Distributional Synthetic Controls Estimation • DiSCos

The DiSCos package contains tools for computing counterfactual quantile functions in a Distributional Synthetic Controls (DiSco) setting, following the method proposed in Gunsilius (2023).

Getting Started

Have a look at the vignette replicating the empirical application in the paper to get started.

Installation

To install the latest stable version, run

install.packages("DiSCos")

You can install latest development version from GitHub with:

devtools::install_github("Davidvandijcke/DiSCos")

If you find any bugs or have any questions, please email dvdijcke@umich.edu.

If you are using this package in your research, please cite: Gunsilius, Florian F. 2023. “Distributional Synthetic Controls.” Econometrica 91 (3): 1105–17. Van Dijcke, David, Florian Gunsilius, and Austin Wright. “Return to Office and the Tenure Distribution.” arXiv preprint arXiv:2405.04352 (2024).

FAQ

Q: Why does the code sometimes run slower than expected?
A: The approach in DiSCo is non-parametric and requires integrating over entire distributions, which naturally increases computational complexity. In particular, it can be costly for large datasets or large values of M and G.

Q: Is there a faster backend?
A: The optimization relies on libraries (e.g., “quadprog” or “CVXR”) that ultimately call C++ or FORTRAN under the hood.

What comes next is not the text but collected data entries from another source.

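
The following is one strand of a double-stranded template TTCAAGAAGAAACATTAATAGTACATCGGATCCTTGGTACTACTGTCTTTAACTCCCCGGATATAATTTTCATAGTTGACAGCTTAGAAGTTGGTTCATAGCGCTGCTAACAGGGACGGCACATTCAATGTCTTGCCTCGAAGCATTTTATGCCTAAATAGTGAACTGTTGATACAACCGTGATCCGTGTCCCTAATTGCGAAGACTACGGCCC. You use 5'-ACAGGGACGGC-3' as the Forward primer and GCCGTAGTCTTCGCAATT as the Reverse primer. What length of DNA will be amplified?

Scanning the template, ACAGGGACGGC occurs at positions 110–120; this primer anneals to the bottom strand there with its 3' end pointing downstream.
Taking the reverse complement of GCCGTAGTCTTCGCAATT gives AATTGCGAAGACTACGGC, found at positions 195–212 on the template; the primer anneals here to the top strand with its 3' end pointing upstream.
Amplicon spans positions 110–212: 103 bp.

103 bp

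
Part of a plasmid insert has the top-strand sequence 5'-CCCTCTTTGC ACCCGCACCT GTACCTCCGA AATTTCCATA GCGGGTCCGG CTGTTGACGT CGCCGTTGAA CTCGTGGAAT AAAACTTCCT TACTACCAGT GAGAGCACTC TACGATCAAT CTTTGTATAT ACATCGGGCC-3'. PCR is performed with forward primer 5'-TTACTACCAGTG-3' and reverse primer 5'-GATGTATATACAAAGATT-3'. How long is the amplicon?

46 bp

Forward primer TTACTACCAGTG is found on the top strand at positions 90–101.
Reverse complement of the reverse primer: AATCTTTGTATATACATC. This occurs on the top strand at positions 118–135.
Product length = (reverse-primer end) − (forward-primer start) + 1 = 135 − 90 + 1 = 46 bp.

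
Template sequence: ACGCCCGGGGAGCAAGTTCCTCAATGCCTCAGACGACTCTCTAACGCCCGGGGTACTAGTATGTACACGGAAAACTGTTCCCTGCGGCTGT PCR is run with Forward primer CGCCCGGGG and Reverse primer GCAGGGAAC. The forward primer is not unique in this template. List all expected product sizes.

84 bp, 41 bp

The forward primer CGCCCGGGG matches the top strand at positions 2–10, 45–53.
The reverse primer's reverse complement is GTTCCCTGC, matching at positions 77–85.
Each forward site pairs with the reverse site to give a product ending at position 85: sizes 84, 41 bp.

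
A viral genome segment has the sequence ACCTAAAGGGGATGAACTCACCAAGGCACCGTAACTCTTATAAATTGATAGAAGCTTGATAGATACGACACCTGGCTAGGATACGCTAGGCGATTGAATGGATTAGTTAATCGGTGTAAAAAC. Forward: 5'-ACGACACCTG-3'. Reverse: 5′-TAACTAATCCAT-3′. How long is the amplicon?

45 bp

Scanning the template, ACGACACCTG occurs at positions 65–74; this primer anneals to the bottom strand there with its 3' end pointing downstream.
The reverse primer's reverse complement is ATGGATTAGTTA, which matches the template at positions 98–109.
Product length = (reverse-primer end) − (forward-primer start) + 1 = 109 − 65 + 1 = 45 bp.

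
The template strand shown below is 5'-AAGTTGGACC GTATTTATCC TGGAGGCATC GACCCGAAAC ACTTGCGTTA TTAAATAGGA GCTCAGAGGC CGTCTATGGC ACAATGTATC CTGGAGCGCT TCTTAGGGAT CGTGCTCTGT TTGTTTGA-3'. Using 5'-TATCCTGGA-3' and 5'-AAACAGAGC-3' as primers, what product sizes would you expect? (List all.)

107 bp, 36 bp

The forward primer TATCCTGGA matches the top strand at positions 16–24, 87–95.
The reverse primer's reverse complement is GCTCTGTTT, matching at positions 114–122.
Each forward site pairs with the reverse site to give a product ending at position 122: sizes 107, 36 bp.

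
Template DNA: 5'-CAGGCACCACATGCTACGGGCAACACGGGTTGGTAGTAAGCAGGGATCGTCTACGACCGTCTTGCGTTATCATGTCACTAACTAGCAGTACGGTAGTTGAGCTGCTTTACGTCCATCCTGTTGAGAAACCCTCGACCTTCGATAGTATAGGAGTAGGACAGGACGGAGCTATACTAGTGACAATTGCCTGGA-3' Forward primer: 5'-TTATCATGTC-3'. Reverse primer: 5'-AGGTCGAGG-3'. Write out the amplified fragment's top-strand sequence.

The forward primer matches the template at positions 67–76.
Taking the reverse complement of AGGTCGAGG gives CCTCGACCT, found at positions 130–138 on the template; the primer anneals here to the top strand with its 3' end pointing upstream.
The product is the template from position 67 through 138 (72 bp).

5'-TTATCATGTCACTAACTAGCAGTACGGTAGTTGAGCTGCTTTACGTCCATCCTGTTGAGAAACCCTCGACCT-3'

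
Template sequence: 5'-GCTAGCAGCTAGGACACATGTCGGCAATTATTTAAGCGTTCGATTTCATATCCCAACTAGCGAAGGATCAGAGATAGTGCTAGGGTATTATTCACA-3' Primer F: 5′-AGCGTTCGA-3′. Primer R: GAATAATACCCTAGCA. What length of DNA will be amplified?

The forward primer matches the template at positions 35–43.
Reverse complement of the reverse primer: TGCTAGGGTATTATTC. This occurs on the top strand at positions 78–93.
Product length = (reverse-primer end) − (forward-primer start) + 1 = 93 − 35 + 1 = 59 bp.

59 bp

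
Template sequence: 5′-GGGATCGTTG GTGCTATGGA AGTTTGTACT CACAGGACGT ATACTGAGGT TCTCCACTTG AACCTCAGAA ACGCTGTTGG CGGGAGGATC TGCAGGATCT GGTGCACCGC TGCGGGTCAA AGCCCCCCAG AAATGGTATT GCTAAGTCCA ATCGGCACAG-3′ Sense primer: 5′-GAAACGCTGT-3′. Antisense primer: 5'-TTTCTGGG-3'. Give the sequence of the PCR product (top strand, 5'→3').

5'-GAAACGCTGTTGGCGGGAGGATCTGCAGGATCTGGTGCACCGCTGCGGGTCAAAGCCCCCCAGAAA-3'

Forward primer GAAACGCTGT is found on the top strand at positions 68–77.
Reverse complement of the reverse primer: CCCAGAAA. This occurs on the top strand at positions 126–133.
The product is the template from position 68 through 133 (66 bp).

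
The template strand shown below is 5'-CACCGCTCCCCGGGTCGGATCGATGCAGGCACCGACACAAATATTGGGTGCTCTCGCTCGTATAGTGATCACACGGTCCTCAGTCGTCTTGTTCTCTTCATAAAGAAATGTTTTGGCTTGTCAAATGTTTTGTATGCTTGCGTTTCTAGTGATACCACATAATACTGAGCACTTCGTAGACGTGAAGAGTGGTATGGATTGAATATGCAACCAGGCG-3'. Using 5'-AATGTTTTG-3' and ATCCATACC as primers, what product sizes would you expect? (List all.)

The forward primer AATGTTTTG matches the top strand at positions 107–115, 124–132.
The reverse primer's reverse complement is GGTATGGAT, matching at positions 191–199.
Each forward site pairs with the reverse site to give a product ending at position 199: sizes 93, 76 bp.

93 bp, 76 bp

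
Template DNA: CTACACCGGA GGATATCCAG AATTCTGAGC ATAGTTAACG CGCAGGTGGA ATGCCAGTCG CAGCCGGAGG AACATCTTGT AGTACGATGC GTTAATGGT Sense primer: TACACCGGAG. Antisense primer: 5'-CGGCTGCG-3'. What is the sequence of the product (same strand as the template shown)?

The forward primer matches the template at positions 2–11.
Reverse complement of the reverse primer: CGCAGCCG. This occurs on the top strand at positions 59–66.
The product is the template from position 2 through 66 (65 bp).

5'-TACACCGGAGGATATCCAGAATTCTGAGCATAGTTAACGCGCAGGTGGAATGCCAGTCGCAGCCG-3'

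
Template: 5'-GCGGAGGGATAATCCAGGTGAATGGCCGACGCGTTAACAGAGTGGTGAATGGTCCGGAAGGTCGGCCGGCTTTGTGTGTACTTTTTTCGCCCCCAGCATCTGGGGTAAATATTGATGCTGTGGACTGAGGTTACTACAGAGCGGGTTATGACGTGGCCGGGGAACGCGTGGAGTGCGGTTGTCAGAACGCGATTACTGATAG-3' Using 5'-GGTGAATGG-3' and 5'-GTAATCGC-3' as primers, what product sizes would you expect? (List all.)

180 bp, 153 bp

The forward primer GGTGAATGG matches the top strand at positions 17–25, 44–52.
The reverse primer's reverse complement is GCGATTAC, matching at positions 189–196.
Each forward site pairs with the reverse site to give a product ending at position 196: sizes 180, 153 bp.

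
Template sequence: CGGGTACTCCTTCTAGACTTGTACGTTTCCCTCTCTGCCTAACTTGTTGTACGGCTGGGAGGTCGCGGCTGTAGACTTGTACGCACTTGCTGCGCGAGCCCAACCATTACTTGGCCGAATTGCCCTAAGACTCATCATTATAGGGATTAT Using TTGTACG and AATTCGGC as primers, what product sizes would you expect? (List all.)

The forward primer TTGTACG matches the top strand at positions 19–25, 47–53, 77–83.
The reverse primer's reverse complement is GCCGAATT, matching at positions 114–121.
Each forward site pairs with the reverse site to give a product ending at position 121: sizes 103, 75, 45 bp.

103 bp, 75 bp, 45 bp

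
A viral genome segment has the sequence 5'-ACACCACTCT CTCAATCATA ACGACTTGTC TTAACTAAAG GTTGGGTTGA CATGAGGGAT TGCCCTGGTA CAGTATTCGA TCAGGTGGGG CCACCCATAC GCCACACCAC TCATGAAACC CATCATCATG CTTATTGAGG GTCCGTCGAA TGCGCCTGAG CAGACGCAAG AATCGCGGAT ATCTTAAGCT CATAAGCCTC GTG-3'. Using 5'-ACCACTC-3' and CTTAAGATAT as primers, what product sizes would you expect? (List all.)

The forward primer ACCACTC matches the top strand at positions 3–9, 106–112.
The reverse primer's reverse complement is ATATCTTAAG, matching at positions 179–188.
Each forward site pairs with the reverse site to give a product ending at position 188: sizes 186, 83 bp.

186 bp, 83 bp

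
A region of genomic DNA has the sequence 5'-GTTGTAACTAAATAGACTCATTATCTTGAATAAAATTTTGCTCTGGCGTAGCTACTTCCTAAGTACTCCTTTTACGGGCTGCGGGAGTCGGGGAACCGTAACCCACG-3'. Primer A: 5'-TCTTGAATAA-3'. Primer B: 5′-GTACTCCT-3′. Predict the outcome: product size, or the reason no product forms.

Primer A (TCTTGAATAA) matches the top strand at positions 24–33 (3' end points downstream).
Primer B (GTACTCCT) also matches the top strand directly, at positions 63–70 — its reverse complement AGGAGTAC is not present.
Both primers anneal to the bottom strand with 3' ends pointing the same way, so neither can prime synthesis back toward the other.

No product — both primers anneal to the same strand and extend in the same direction.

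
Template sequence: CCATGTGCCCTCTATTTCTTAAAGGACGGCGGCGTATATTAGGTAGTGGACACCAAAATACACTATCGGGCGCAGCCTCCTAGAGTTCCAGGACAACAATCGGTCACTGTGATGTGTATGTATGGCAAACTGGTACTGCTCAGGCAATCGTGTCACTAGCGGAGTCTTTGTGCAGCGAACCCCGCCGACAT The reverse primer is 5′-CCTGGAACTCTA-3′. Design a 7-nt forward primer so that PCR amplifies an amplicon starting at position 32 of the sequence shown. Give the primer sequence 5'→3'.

5'-GCGTATA-3'

The reverse primer's reverse complement TAGAGTTCCAGG matches the template at positions 81–92; the product starts at position 32.
The forward primer is identical to the top strand over positions 32–38: GCGTATA.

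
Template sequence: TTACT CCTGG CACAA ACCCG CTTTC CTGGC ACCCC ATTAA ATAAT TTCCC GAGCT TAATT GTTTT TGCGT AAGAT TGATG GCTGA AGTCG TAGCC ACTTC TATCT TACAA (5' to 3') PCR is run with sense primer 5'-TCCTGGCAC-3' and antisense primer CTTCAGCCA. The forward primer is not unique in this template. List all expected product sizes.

83 bp, 64 bp

The forward primer TCCTGGCAC matches the top strand at positions 5–13, 24–32.
The reverse primer's reverse complement is TGGCTGAAG, matching at positions 79–87.
Each forward site pairs with the reverse site to give a product ending at position 87: sizes 83, 64 bp.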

Even though these libraries are optimized, fully non-parametric distance-matching remains computationally heavy.

Q: How can I reduce the runtime while developing or debugging?
A: - Use fewer quantile points by setting M = 100 in DiSCo.
- Set a smaller grid, e.g., G = 100, to reduce evaluation points.
- Start with only two time periods (Ts = 2).
- Disable time-consuming features, such as confidence intervals (CI=FALSE) and permutation tests (permutation=FALSE).
- Increase parallel execution with num.cores in DiSCo, for example, by using a cluster or multiple cores to split bootstrap/permutation tasks.

Q: Are there other suggestions for handling large real-world data?
A: - Verify correctness with a minimal working example, then gradually increase M, G, and the number of periods.
- Use discrete or categorical grid options (grid.cat) if suitable for your data to reduce the dimension of the problem.
- Ensure memory and CPU availability align with the size of the task.

Q: Can I get a progress bar?
A: When the package was first implemented, there were no functional solutions for progress bars with parallel computation in R. This may have changed—if you’d like to contribute, feel free to become that hero 🦸 and either enhance this repo or create your own parallel progress bar package!